Going forward our dividend will continue to grow in line with the earnings growth of the bank.
Slide 10 – BMO – Moving With Our Customers
Regulation is only part of the story when we talk about changes in the North American banking industry. There is also a sea change underway with consumers – their preferences have shifted and their relationship with money has changed. Customers – and those looking for straightforward advice to control spending, grow savings, borrow smartly and invest wisely – all respond well to our brand and what it stands for. This is a territory in the market we see as underserved. And, in this respect, our brand more than lines up – we believe we can define the category.
First, we remain focused on our strategy and our customers. We’ve implemented changes at BMO over the last four years and demonstrated a rapid response to customer needs during the economic downturn – evident through re-pricing, business model changes and winding down non-core activities. Our relentless focus on the customer has driven our improved performance and remains a differentiator for BMO.
Second, we concentrate on where customers are going and foster progressive innovation. Our offers are based on facts and knowledge of the customer. And we’ll continue to invest in our North American platform and global reach to better serve our clients as their businesses expand across borders.
Our technology investments will continue to enhance our value proposition and our execution for customers.

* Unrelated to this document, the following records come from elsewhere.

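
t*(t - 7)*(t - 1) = t^3 - 8*t^2 + 7*t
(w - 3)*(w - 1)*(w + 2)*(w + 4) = w^4 + 2*w^3 - 13*w^2 - 14*w + 24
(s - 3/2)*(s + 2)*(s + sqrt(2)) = s^3 + s^2/2 + sqrt(2)*s^2 - 3*s + sqrt(2)*s/2 - 3*sqrt(2)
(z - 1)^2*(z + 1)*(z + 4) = z^4 + 3*z^3 - 5*z^2 - 3*z + 4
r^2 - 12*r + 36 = (r - 6)^2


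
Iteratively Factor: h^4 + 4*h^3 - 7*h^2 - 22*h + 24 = (h + 4)*(h^3 - 7*h + 6) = (h - 2)*(h + 4)*(h^2 + 2*h - 3) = (h - 2)*(h + 3)*(h + 4)*(h - 1)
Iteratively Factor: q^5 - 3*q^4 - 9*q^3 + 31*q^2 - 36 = (q - 2)*(q^4 - q^3 - 11*q^2 + 9*q + 18) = (q - 3)*(q - 2)*(q^3 + 2*q^2 - 5*q - 6) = (q - 3)*(q - 2)*(q + 1)*(q^2 + q - 6) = (q - 3)*(q - 2)^2*(q + 1)*(q + 3)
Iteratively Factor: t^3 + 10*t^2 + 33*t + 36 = (t + 4)*(t^2 + 6*t + 9) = (t + 3)*(t + 4)*(t + 3)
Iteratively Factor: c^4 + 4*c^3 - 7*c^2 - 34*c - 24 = (c - 3)*(c^3 + 7*c^2 + 14*c + 8) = (c - 3)*(c + 4)*(c^2 + 3*c + 2) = (c - 3)*(c + 2)*(c + 4)*(c + 1)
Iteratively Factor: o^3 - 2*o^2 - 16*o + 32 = (o - 2)*(o^2 - 16) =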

We’re investing in our online presence and we’re also merging that capability with a rationalized call-centre network.
This November, customers nationwide will benefit from our new Customer Contact Centre. We are relocating 1,700 agents along with their managers and support teams from Personal, Commercial, Card and Collections groups. This provides a simplified business model that will make it easier to deal with BMO. When a customer picks up the phone and calls, they have a brand-supported experience. It’s clear and straightforward -- and they don’t need to understand how to navigate ‘us’ to get their banking done.

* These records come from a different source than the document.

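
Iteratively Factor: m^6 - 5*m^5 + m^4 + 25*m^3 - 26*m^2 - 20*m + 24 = (m - 1)*(m^5 - 4*m^4 - 3*m^3 + 22*m^2 - 4*m - 24) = (m - 3)*(m - 1)*(m^4 - m^3 - 6*m^2 + 4*m + 8) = (m - 3)*(m - 2)*(m - 1)*(m^3 + m^2 - 4*m - 4) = (m - 3)*(m - 2)*(m - 1)*(m + 2)*(m^2 - m - 2) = (m - 3)*(m - 2)*(m - 1)*(m + 1)*(m + 2)*(m - 2)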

In addition, our customers are going to see more of our SmartSteps programs – for example, we’ve just launched SmartSteps for Students, with a social media feature to follow. We’re moving with our customers.

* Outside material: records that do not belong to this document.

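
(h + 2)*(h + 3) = h^2 + 5*h + 6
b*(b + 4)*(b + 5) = b^3 + 9*b^2 + 20*b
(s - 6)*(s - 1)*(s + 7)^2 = s^4 + 7*s^3 - 43*s^2 - 259*s + 294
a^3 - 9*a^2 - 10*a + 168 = (a - 7)*(a - 6)*(a + 4)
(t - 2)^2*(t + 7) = t^3 + 3*t^2 - 24*t + 28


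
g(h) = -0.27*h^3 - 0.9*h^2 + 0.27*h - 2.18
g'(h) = -0.81*h^2 - 1.8*h + 0.27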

Third, we continue to demonstrate that a strong brand drives growth. The BMO brand is highly visible, clear and strong across all of our businesses and underpins our customer strategy.
For example, 18 months ago, we acquired a well-known Canadian life insurance business. At that time, managing general agents were recommending mainly on price. Now, as a result of the association with the BMO brand, agents are finding enhanced receptivity with customers and the opportunity to build and extend relationships.
Harris likewise has a strong and stable brand, particularly vital in the past two years, when we have effectively managed customer relationships to support deposit and mortgage growth. And we’re extending customer relationships there, by successfully importing our ‘Making Money make Sense’ strategy through an offering called ‘Harris Helpful Steps,’ in turn based on our successful program in the Canadian market.
And fourth, we are sustaining a culture that supports our strategic agenda and is deeply rooted across the organization. Our employees are motivated by the extent to which we focus on customers and their experience with us. 95% of our employees have said they personally recommend BMO products and services and 98% said they believe in the strategy.Slide 11 – Looking Ahead…
Before I invite your questions, I’d like to conclude with a brief summary:
We have the business platform, the balance sheet and the expertise to generate sustainable growth.
Thank you for your attention. I’ll now be pleased to answer any questions that you may have.